Essen & Trinken & Schlafen & Einkaufen

Fussgängerzone im Zentrum von Peshkopia

Fussgängerzone im Zentrum von Peshkopia

Es gibt ein paar kleine Hotels und das ehemalige Albturist-Hotel Korabi (»Turizmi«).

Kleine Kebab-Buden finden sich überall in der Stadt. Die Zahl der Restaurants ist gering. Die meisten Hotels haben auch eine Küche. Ein viel frequentiertes Restaurant ist beim »Turizmi« am Ende der Fussgängerzone.

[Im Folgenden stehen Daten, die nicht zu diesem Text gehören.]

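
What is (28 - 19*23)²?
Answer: 167281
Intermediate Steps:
(28 - 19*23)² = (28 - 437)² = (-409)² = 167281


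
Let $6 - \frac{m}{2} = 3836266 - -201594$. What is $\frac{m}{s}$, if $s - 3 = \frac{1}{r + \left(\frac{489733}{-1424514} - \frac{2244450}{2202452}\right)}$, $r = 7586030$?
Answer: $- \frac{858065105170147290098833}{318757863536136000} \approx -2.6919 \cdot 10^{6}$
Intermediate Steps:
$m = -8075708$ ($m = 12 - 2 \left(3836266 - -201594\right) = 12 - 2 \left(3836266 + 201594\right) = 12 - 8075720 = -8075708$)
$s = \frac{1275031454144544000}{425010466039706879}$ ($s = 3 + \frac{1}{7586030 + \left(\frac{489733}{-1424514} - \frac{2244450}{2202452}\right)} = 3 + \frac{1}{7586030 + \left(489733 \left(- \frac{1}{1424514}\right) - \frac{1122225}{1101226}\right)} = 3 + \frac{1}{7586030 - \frac{76354712011}{56025423363}} = 3 + \frac{1}{\frac{425010466039706879}{56025423363}} = 3 + \frac{56025423363}{425010466039706879} = \frac{1275031454144544000}{425010466039706879} \approx 3.0$)
$\frac{m}{s} = - \frac{8075708}{\frac{1275031454144544000}{425010466039706879}} = \left(-8075708\right) \frac{425010466039706879}{1275031454144544000} = - \frac{858065105170147290098833}{318757863536136000}$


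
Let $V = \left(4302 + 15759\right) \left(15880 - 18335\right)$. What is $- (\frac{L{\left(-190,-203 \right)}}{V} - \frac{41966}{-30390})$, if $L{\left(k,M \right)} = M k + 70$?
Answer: $- \frac{22951566097}{16630000605} \approx -1.3801$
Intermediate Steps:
$L{\left(k,M \right)} = 70 + M k$
$V = -49249755$ ($V = 20061 \left(-2455\right) = -49249755$)
$- (\frac{L{\left(-190,-203 \right)}}{V} - \frac{41966}{-30390}) = - (\frac{70 - -38570}{-49249755} - \frac{41966}{-30390}) = - (\left(70 + 38570\right) \left(- \frac{1}{49249755}\right) - - \frac{20983}{15195}) = - (38640 \left(- \frac{1}{49249755}\right) + \frac{20983}{15195}) = - (- \frac{2576}{3283317} + \frac{20983}{15195}) = \left(-1\right) \frac{22951566097}{16630000605} = - \frac{22951566097}{16630000605}$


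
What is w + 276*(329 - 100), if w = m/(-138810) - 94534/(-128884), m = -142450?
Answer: 8076968339075/127788486 ≈ 63206.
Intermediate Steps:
w = 224869931/127788486 (w = -142450/(-138810) - 94534/(-128884) = -142450*(-1/138810) - 94534*(-1/128884) = 2035/1983 + 47267/64442 = 224869931/127788486 ≈ 1.7597)
w + 276*(329 - 100) = 224869931/127788486 + 276*(329 - 100) = 224869931/127788486 + 276*229 = 224869931/127788486 + 63204 = 8076968339075/127788486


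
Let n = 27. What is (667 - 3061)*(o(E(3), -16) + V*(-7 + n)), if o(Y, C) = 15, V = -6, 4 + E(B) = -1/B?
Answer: 251370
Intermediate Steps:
E(B) = -4 - 1/B
(667 - 3061)*(o(E(3), -16) + V*(-7 + n)) = (667 - 3061)*(15 - 6*(-7 + 27)) = -2394*(15 - 6*20) = -2394*(15 - 120) = -2394*(-105) = 251370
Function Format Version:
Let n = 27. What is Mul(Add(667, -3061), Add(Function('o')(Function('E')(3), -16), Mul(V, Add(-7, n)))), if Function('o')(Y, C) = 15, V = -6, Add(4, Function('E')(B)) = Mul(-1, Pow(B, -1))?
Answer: 251370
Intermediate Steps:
Function('E')(B) = Add(-4, Mul(-1, Pow(B, -1)))
Mul(Add(667, -3061), Add(Function('o')(Function('E')(3), -16), Mul(V, Add(-7, n)))) = Mul(Add(667, -3061), Add(15, Mul(-6, Add(-7, 27)))) = Mul(-2394, Add(15, Mul(-6, 20))) = Mul(-2394, Add(15, -120)) = Mul(-2394, -105) = 251370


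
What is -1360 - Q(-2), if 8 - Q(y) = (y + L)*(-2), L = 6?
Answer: -1376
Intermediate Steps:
Q(y) = 20 + 2*y (Q(y) = 8 - (y + 6)*(-2) = 8 - (6 + y)*(-2) = 8 - (-12 - 2*y) = 8 + (12 + 2*y) = 20 + 2*y)
-1360 - Q(-2) = -1360 - (20 + 2*(-2)) = -1360 - (20 - 4) = -1360 - 1*16 = -1360 - 16 = -1376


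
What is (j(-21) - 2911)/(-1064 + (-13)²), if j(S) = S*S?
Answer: 494/179 ≈ 2.7598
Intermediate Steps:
j(S) = S²
(j(-21) - 2911)/(-1064 + (-13)²) = ((-21)² - 2911)/(-1064 + (-13)²) = (441 - 2911)/(-1064 + 169) = -2470/(-895) = -2470*(-1/895) = 494/179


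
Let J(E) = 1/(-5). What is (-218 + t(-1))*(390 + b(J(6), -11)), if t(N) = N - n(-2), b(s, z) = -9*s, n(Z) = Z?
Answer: -425103/5 ≈ -85021.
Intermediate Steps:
J(E) = -⅕ (J(E) = 1*(-⅕) = -⅕)
t(N) = 2 + N (t(N) = N - 1*(-2) = N + 2 = 2 + N)
(-218 + t(-1))*(390 + b(J(6), -11)) = (-218 + (2 - 1))*(390 - 9*(-⅕)) = (-218 + 1)*(390 + 9/5) = -217*1959/5 = -425103/5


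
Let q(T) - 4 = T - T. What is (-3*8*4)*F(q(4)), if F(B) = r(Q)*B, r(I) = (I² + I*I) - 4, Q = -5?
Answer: -17664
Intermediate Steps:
q(T) = 4 (q(T) = 4 + (T - T) = 4 + 0 = 4)
r(I) = -4 + 2*I² (r(I) = (I² + I²) - 4 = 2*I² - 4 = -4 + 2*I²)
F(B) = 46*B (F(B) = (-4 + 2*(-5)²)*B = (-4 + 2*25)*B = (-4 + 50)*B = 46*B)
(-3*8*4)*F(q(4)) = (-3*8*4)*(46*4) = -24*4*184 = -96*184 = -17664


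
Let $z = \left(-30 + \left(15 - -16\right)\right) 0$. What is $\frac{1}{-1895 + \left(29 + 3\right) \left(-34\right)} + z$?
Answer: $- \frac{1}{2983} \approx -0.00033523$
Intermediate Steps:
$z = 0$ ($z = \left(-30 + \left(15 + 16\right)\right) 0 = \left(-30 + 31\right) 0 = 1 \cdot 0 = 0$)
$\frac{1}{-1895 + \left(29 + 3\right) \left(-34\right)} + z = \frac{1}{-1895 + \left(29 + 3\right) \left(-34\right)} + 0 = \frac{1}{-1895 + 32 \left(-34\right)} + 0 = \frac{1}{-1895 - 1088} + 0 = \frac{1}{-2983} + 0 = - \frac{1}{2983} + 0 = - \frac{1}{2983}$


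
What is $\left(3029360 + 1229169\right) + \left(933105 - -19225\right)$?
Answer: $5210859$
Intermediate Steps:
$\left(3029360 + 1229169\right) + \left(933105 - -19225\right) = 4258529 + \left(933105 + 19225\right) = 4258529 + 952330 = 5210859$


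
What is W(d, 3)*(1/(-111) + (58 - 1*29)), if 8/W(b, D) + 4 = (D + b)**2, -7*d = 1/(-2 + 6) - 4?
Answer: 20183296/739815 ≈ 27.282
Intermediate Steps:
d = 15/28 (d = -(1/(-2 + 6) - 4)/7 = -(1/4 - 4)/7 = -1/7*(-15/4) = 15/28 ≈ 0.53571)
W(b, D) = 8/(-4 + (D + b)**2)
W(d, 3)*(1/(-111) + (58 - 1*29)) = (8/(-4 + (3 + 15/28)**2))*(1/(-111) + (58 - 1*29)) = (8/(-4 + (99/28)**2))*(-1/111 + (58 - 29)) = (8/(-4 + 9801/784))*(-1/111 + 29) = (8/(6665/784))*(3218/111) = (8*(784/6665))*(3218/111) = (6272/6665)*(3218/111) = 20183296/739815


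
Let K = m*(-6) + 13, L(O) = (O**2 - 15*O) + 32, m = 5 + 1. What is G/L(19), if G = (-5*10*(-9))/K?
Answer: -25/138 ≈ -0.18116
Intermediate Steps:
m = 6
L(O) = 32 + O**2 - 15*O
K = -23 (K = 6*(-6) + 13 = -36 + 13 = -23)
G = -450/23 (G = (-5*10*(-9))/(-23) = -50*(-9)*(-1/23) = 450*(-1/23) = -450/23 ≈ -19.565)
G/L(19) = -450/(23*(32 + 19**2 - 15*19)) = -450/(23*(32 + 361 - 285)) = -450/23/108 = -450/23*1/108 = -25/138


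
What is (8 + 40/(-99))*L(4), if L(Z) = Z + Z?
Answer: 6016/99 ≈ 60.768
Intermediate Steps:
L(Z) = 2*Z
(8 + 40/(-99))*L(4) = (8 + 40/(-99))*(2*4) = (8 + 40*(-1/99))*8 = (8 - 40/99)*8 = (752/99)*8 = 6016/99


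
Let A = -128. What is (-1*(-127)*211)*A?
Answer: -3430016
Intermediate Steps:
(-1*(-127)*211)*A = (-1*(-127)*211)*(-128) = (127*211)*(-128) = 26797*(-128) = -3430016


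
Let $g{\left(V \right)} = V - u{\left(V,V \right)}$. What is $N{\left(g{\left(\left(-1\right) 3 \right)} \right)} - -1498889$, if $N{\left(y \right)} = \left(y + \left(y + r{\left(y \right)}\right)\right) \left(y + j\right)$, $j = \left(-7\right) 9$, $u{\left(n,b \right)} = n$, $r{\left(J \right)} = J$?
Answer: $1498889$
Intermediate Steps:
$j = -63$
$g{\left(V \right)} = 0$ ($g{\left(V \right)} = V - V = 0$)
$N{\left(y \right)} = 3 y \left(-63 + y\right)$ ($N{\left(y \right)} = \left(y + \left(y + y\right)\right) \left(y - 63\right) = \left(y + 2 y\right) \left(-63 + y\right) = 3 y \left(-63 + y\right)$)
$N{\left(g{\left(\left(-1\right) 3 \right)} \right)} - -1498889 = 3 \cdot 0 \left(-63 + 0\right) - -1498889 = 3 \cdot 0 \left(-63\right) + 1498889 = 0 + 1498889 = 1498889$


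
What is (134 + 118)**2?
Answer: 63504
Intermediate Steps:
(134 + 118)**2 = 252**2 = 63504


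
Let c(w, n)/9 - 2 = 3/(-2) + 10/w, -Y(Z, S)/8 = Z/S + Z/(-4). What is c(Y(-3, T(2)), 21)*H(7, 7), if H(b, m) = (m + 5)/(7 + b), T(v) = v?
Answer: 117/7 ≈ 16.714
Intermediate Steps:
H(b, m) = (5 + m)/(7 + b)
Y(Z, S) = 2*Z - 8*Z/S (Y(Z, S) = -8*(Z/S + Z/(-4)) = -8*(Z/S + Z*(-¼)) = -8*(Z/S - Z/4) = -8*(-Z/4 + Z/S) = 2*Z - 8*Z/S)
c(w, n) = 9/2 + 90/w (c(w, n) = 18 + 9*(3/(-2) + 10/w) = 18 + 9*(3*(-½) + 10/w) = 18 + 9*(-3/2 + 10/w) = 18 + (-27/2 + 90/w) = 9/2 + 90/w)
c(Y(-3, T(2)), 21)*H(7, 7) = (9/2 + 90/((2*(-3)*(-4 + 2)/2)))*((5 + 7)/(7 + 7)) = (9/2 + 90/((2*(-3)*(½)*(-2))))*(12/14) = (9/2 + 90/6)*((1/14)*12) = (9/2 + 90*(⅙))*(6/7) = (9/2 + 15)*(6/7) = (39/2)*(6/7) = 117/7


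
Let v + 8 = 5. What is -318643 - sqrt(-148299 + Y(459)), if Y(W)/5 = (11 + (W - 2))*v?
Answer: -318643 - I*sqrt(155319) ≈ -3.1864e+5 - 394.11*I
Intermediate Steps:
v = -3 (v = -8 + 5 = -3)
Y(W) = -135 - 15*W (Y(W) = 5*((11 + (W - 2))*(-3)) = 5*((11 + (-2 + W))*(-3)) = 5*((9 + W)*(-3)) = 5*(-27 - 3*W) = -135 - 15*W)
-318643 - sqrt(-148299 + Y(459)) = -318643 - sqrt(-148299 + (-135 - 15*459)) = -318643 - sqrt(-148299 + (-135 - 6885)) = -318643 - sqrt(-148299 - 7020) = -318643 - sqrt(-155319) = -318643 - I*sqrt(155319)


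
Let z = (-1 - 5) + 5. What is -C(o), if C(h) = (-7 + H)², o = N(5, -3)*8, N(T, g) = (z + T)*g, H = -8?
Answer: -225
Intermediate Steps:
z = -1 (z = -6 + 5 = -1)
N(T, g) = g*(-1 + T) (N(T, g) = (-1 + T)*g = g*(-1 + T))
o = -96 (o = -3*(-1 + 5)*8 = -3*4*8 = -12*8 = -96)
C(h) = 225 (C(h) = (-7 - 8)² = (-15)² = 225)
-C(o) = -1*225 = -225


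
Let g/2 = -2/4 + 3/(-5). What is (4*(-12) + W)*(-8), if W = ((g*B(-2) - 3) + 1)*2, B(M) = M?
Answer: 1728/5 ≈ 345.60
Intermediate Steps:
g = -11/5 (g = 2*(-2/4 + 3/(-5)) = 2*(-2*¼ + 3*(-⅕)) = 2*(-½ - ⅗) = 2*(-11/10) = -11/5 ≈ -2.2000)
W = 24/5 (W = ((-11/5*(-2) - 3) + 1)*2 = ((22/5 - 3) + 1)*2 = (7/5 + 1)*2 = (12/5)*2 = 24/5 ≈ 4.8000)
(4*(-12) + W)*(-8) = (4*(-12) + 24/5)*(-8) = (-48 + 24/5)*(-8) = -216/5*(-8) = 1728/5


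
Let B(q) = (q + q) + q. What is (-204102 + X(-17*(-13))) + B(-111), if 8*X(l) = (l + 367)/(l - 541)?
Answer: -130838547/640 ≈ -2.0444e+5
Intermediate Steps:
B(q) = 3*q (B(q) = 2*q + q = 3*q)
X(l) = (367 + l)/(8*(-541 + l)) (X(l) = ((l + 367)/(l - 541))/8 = ((367 + l)/(-541 + l))/8 = (367 + l)/(8*(-541 + l)))
(-204102 + X(-17*(-13))) + B(-111) = (-204102 + (367 - 17*(-13))/(8*(-541 - 17*(-13)))) + 3*(-111) = (-204102 + (367 + 221)/(8*(-541 + 221))) - 333 = (-204102 + (1/8)*588/(-320)) - 333 = (-204102 + (1/8)*(-1/320)*588) - 333 = (-204102 - 147/640) - 333 = -130625427/640 - 333 = -130838547/640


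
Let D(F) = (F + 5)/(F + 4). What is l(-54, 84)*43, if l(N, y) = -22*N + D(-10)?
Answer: 306719/6 ≈ 51120.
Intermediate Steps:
D(F) = (5 + F)/(4 + F)
l(N, y) = ⅚ - 22*N (l(N, y) = -22*N + (5 - 10)/(4 - 10) = -22*N - 5/(-6) = -22*N - ⅙*(-5) = -22*N + ⅚ = ⅚ - 22*N)
l(-54, 84)*43 = (⅚ - 22*(-54))*43 = (⅚ + 1188)*43 = (7133/6)*43 = 306719/6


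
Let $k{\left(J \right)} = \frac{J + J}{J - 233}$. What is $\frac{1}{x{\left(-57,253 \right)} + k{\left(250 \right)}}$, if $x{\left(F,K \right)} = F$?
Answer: $- \frac{17}{469} \approx -0.036247$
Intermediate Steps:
$k{\left(J \right)} = \frac{2 J}{-233 + J}$
$\frac{1}{x{\left(-57,253 \right)} + k{\left(250 \right)}} = \frac{1}{-57 + 2 \cdot 250 \frac{1}{-233 + 250}} = \frac{1}{-57 + 2 \cdot 250 \cdot \frac{1}{17}} = \frac{1}{-57 + \frac{500}{17}} = \frac{1}{- \frac{469}{17}} = - \frac{17}{469}$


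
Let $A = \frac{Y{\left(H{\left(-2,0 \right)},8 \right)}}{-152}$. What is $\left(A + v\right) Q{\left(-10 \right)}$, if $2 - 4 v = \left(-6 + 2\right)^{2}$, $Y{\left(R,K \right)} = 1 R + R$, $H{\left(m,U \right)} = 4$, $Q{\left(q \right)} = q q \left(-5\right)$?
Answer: $\frac{33750}{19} \approx 1776.3$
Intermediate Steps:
$Q{\left(q \right)} = - 5 q^{2}$ ($Q{\left(q \right)} = q^{2} \left(-5\right) = - 5 q^{2}$)
$Y{\left(R,K \right)} = 2 R$ ($Y{\left(R,K \right)} = R + R = 2 R$)
$v = - \frac{7}{2}$ ($v = \frac{1}{2} - \frac{\left(-6 + 2\right)^{2}}{4} = \frac{1}{2} - \frac{\left(-4\right)^{2}}{4} = \frac{1}{2} - 4 = - \frac{7}{2} \approx -3.5$)
$A = - \frac{1}{19}$ ($A = \frac{2 \cdot 4}{-152} = 8 \left(- \frac{1}{152}\right) = - \frac{1}{19} \approx -0.052632$)
$\left(A + v\right) Q{\left(-10 \right)} = \left(- \frac{1}{19} - \frac{7}{2}\right) \left(- 5 \left(-10\right)^{2}\right) = - \frac{135 \left(\left(-5\right) 100\right)}{38} = \left(- \frac{135}{38}\right) \left(-500\right) = \frac{33750}{19}$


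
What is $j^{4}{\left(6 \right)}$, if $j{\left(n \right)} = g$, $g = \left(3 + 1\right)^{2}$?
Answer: $65536$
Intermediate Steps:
$g = 16$ ($g = 4^{2} = 16$)
$j{\left(n \right)} = 16$
$j^{4}{\left(6 \right)} = 16^{4} = 65536$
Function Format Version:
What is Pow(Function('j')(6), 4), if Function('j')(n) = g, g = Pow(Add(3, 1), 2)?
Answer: 65536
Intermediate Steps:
g = 16 (g = Pow(4, 2) = 16)
Function('j')(n) = 16
Pow(Function('j')(6), 4) = Pow(16, 4) = 65536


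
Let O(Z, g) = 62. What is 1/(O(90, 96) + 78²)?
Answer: 1/6146 ≈ 0.00016271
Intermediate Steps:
1/(O(90, 96) + 78²) = 1/(62 + 78²) = 1/(62 + 6084) = 1/6146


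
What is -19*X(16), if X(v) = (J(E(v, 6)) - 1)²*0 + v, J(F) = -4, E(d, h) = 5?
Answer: -304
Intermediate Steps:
X(v) = v (X(v) = (-4 - 1)²*0 + v = (-5)²*0 + v = 25*0 + v = 0 + v = v)
-19*X(16) = -19*16 = -304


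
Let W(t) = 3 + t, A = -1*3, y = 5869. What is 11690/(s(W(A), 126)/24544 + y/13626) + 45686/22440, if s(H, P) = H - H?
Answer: 1787344752367/65850180 ≈ 27143.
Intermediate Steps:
A = -3
s(H, P) = 0
11690/(s(W(A), 126)/24544 + y/13626) + 45686/22440 = 11690/(0/24544 + 5869/13626) + 45686/22440 = 11690/(0*(1/24544) + 5869*(1/13626)) + 45686*(1/22440) = 11690/(0 + 5869/13626) + 22843/11220 = 11690/(5869/13626) + 22843/11220 = 11690*(13626/5869) + 22843/11220 = 159287940/5869 + 22843/11220 = 1787344752367/65850180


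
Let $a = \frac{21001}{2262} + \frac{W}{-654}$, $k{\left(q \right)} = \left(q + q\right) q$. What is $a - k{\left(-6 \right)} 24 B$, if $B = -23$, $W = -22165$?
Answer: $\frac{1634974411}{41093} \approx 39787.0$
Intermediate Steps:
$k{\left(q \right)} = 2 q^{2}$ ($k{\left(q \right)} = 2 q q = 2 q^{2}$)
$a = \frac{1774219}{41093}$ ($a = \frac{21001}{2262} - \frac{22165}{-654} = 21001 \cdot \frac{1}{2262} - - \frac{22165}{654} = \frac{21001}{2262} + \frac{22165}{654} = \frac{1774219}{41093} \approx 43.176$)
$a - k{\left(-6 \right)} 24 B = \frac{1774219}{41093} - 2 \left(-6\right)^{2} \cdot 24 \left(-23\right) = \frac{1774219}{41093} - 2 \cdot 36 \cdot 24 \left(-23\right) = \frac{1774219}{41093} - 72 \cdot 24 \left(-23\right) = \frac{1774219}{41093} - 1728 \left(-23\right) = \frac{1774219}{41093} - -39744 = \frac{1774219}{41093} + 39744 = \frac{1634974411}{41093}$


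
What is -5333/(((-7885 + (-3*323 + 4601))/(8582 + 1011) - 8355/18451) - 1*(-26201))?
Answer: -943943362519/4637429985425 ≈ -0.20355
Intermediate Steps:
-5333/(((-7885 + (-3*323 + 4601))/(8582 + 1011) - 8355/18451) - 1*(-26201)) = -5333/(((-7885 + (-969 + 4601))/9593 - 8355*1/18451) + 26201) = -5333/(((-7885 + 3632)*(1/9593) - 8355/18451) + 26201) = -5333/((-4253*1/9593 - 8355/18451) + 26201) = -5333/((-4253/9593 - 8355/18451) + 26201) = -5333/(-158621618/177000443 + 26201) = -5333/4637429985425/177000443 = -5333*177000443/4637429985425 = -943943362519/4637429985425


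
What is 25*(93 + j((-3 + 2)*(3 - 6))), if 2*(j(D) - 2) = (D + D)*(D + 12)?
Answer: 3500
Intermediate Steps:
j(D) = 2 + D*(12 + D) (j(D) = 2 + ((D + D)*(D + 12))/2 = 2 + ((2*D)*(12 + D))/2 = 2 + (2*D*(12 + D))/2 = 2 + D*(12 + D))
25*(93 + j((-3 + 2)*(3 - 6))) = 25*(93 + (2 + ((-3 + 2)*(3 - 6))² + 12*((-3 + 2)*(3 - 6)))) = 25*(93 + (2 + (-1*(-3))² + 12*(-1*(-3)))) = 25*(93 + (2 + 3² + 12*3)) = 25*(93 + (2 + 9 + 36)) = 25*(93 + 47) = 25*140 = 3500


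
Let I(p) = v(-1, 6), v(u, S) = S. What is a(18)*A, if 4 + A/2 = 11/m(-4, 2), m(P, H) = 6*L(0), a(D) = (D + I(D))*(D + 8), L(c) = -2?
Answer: -6136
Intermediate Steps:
I(p) = 6
a(D) = (6 + D)*(8 + D) (a(D) = (D + 6)*(D + 8) = (6 + D)*(8 + D))
m(P, H) = -12 (m(P, H) = 6*(-2) = -12)
A = -59/6 (A = -8 + 2*(11/(-12)) = -8 + 2*(11*(-1/12)) = -8 + 2*(-11/12) = -8 - 11/6 = -59/6 ≈ -9.8333)
a(18)*A = (48 + 18² + 14*18)*(-59/6) = (48 + 324 + 252)*(-59/6) = 624*(-59/6) = -6136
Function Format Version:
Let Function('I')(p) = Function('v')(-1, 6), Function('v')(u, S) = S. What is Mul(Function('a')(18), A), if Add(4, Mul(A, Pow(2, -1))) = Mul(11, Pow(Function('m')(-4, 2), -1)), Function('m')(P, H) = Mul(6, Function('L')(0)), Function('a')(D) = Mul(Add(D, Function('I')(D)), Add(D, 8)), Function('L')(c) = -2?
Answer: -6136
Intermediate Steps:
Function('I')(p) = 6
Function('a')(D) = Mul(Add(6, D), Add(8, D)) (Function('a')(D) = Mul(Add(D, 6), Add(D, 8)) = Mul(Add(6, D), Add(8, D)))
Function('m')(P, H) = -12 (Function('m')(P, H) = Mul(6, -2) = -12)
A = Rational(-59, 6) (A = Add(-8, Mul(2, Mul(11, Pow(-12, -1)))) = Add(-8, Mul(2, Mul(11, Rational(-1, 12)))) = Add(-8, Mul(2, Rational(-11, 12))) = Add(-8, Rational(-11, 6)) = Rational(-59, 6) ≈ -9.8333)
Mul(Function('a')(18), A) = Mul(Add(48, Pow(18, 2), Mul(14, 18)), Rational(-59, 6)) = Mul(Add(48, 324, 252), Rational(-59, 6)) = Mul(624, Rational(-59, 6)) = -6136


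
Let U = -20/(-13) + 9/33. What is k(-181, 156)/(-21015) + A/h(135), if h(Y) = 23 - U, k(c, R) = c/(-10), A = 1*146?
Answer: 146232109/21225150 ≈ 6.8896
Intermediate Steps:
U = 259/143 (U = -20*(-1/13) + 9*(1/33) = 20/13 + 3/11 = 259/143 ≈ 1.8112)
A = 146
k(c, R) = -c/10 (k(c, R) = c*(-⅒) = -c/10)
h(Y) = 3030/143 (h(Y) = 23 - 1*259/143 = 23 - 259/143 = 3030/143)
k(-181, 156)/(-21015) + A/h(135) = -⅒*(-181)/(-21015) + 146/(3030/143) = (181/10)*(-1/21015) + 146*(143/3030) = -181/210150 + 10439/1515 = 146232109/21225150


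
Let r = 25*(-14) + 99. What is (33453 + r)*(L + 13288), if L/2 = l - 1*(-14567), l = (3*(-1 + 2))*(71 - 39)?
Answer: 1414870028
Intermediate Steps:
l = 96 (l = (3*1)*32 = 3*32 = 96)
r = -251 (r = -350 + 99 = -251)
L = 29326 (L = 2*(96 - 1*(-14567)) = 2*(96 + 14567) = 2*14663 = 29326)
(33453 + r)*(L + 13288) = (33453 - 251)*(29326 + 13288) = 33202*42614 = 1414870028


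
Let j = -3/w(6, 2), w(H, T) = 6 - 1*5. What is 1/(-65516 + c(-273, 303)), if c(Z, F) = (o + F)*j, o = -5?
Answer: -1/66410 ≈ -1.5058e-5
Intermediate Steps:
w(H, T) = 1 (w(H, T) = 6 - 5 = 1)
j = -3 (j = -3/1 = -3*1 = -3)
c(Z, F) = 15 - 3*F (c(Z, F) = (-5 + F)*(-3) = 15 - 3*F)
1/(-65516 + c(-273, 303)) = 1/(-65516 + (15 - 3*303)) = 1/(-65516 + (15 - 909)) = 1/(-65516 - 894) = 1/(-66410) = -1/66410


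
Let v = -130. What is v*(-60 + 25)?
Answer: 4550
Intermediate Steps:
v*(-60 + 25) = -130*(-60 + 25) = -130*(-35) = 4550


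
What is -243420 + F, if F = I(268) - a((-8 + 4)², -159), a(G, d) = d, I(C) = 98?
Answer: -243163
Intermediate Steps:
F = 257 (F = 98 - 1*(-159) = 98 + 159 = 257)
-243420 + F = -243420 + 257 = -243163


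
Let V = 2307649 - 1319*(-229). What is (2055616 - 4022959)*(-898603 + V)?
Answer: -3366314705271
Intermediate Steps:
V = 2609700 (V = 2307649 + 302051 = 2609700)
(2055616 - 4022959)*(-898603 + V) = (2055616 - 4022959)*(-898603 + 2609700) = -1967343*1711097 = -3366314705271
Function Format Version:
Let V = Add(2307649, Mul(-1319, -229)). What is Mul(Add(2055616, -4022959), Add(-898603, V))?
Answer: -3366314705271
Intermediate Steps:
V = 2609700 (V = Add(2307649, 302051) = 2609700)
Mul(Add(2055616, -4022959), Add(-898603, V)) = Mul(Add(2055616, -4022959), Add(-898603, 2609700)) = Mul(-1967343, 1711097) = -3366314705271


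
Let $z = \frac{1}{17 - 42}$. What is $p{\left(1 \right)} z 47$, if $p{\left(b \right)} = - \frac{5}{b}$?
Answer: $\frac{47}{5} \approx 9.4$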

Grosse Läden gibt es in Peshkopia nicht. Entlang der Fussgängerzone finden sich ein paar Boutiquen. Neben ein paar kleinen Einkaufsläden dient vor allem der Markt für die Versorgung der Bevölkerung.

Wetter

Dibra und Peshkopia liegen in den Bergen, die Stadt auf ca. 650 Meter Höhe. Im Sommer sind die Temperaturen angenehm warm bis heiss. Im Winter kann es aber empfindlich kalt werden. Strassen sind bei Schneefall zweitweise unpassierbar.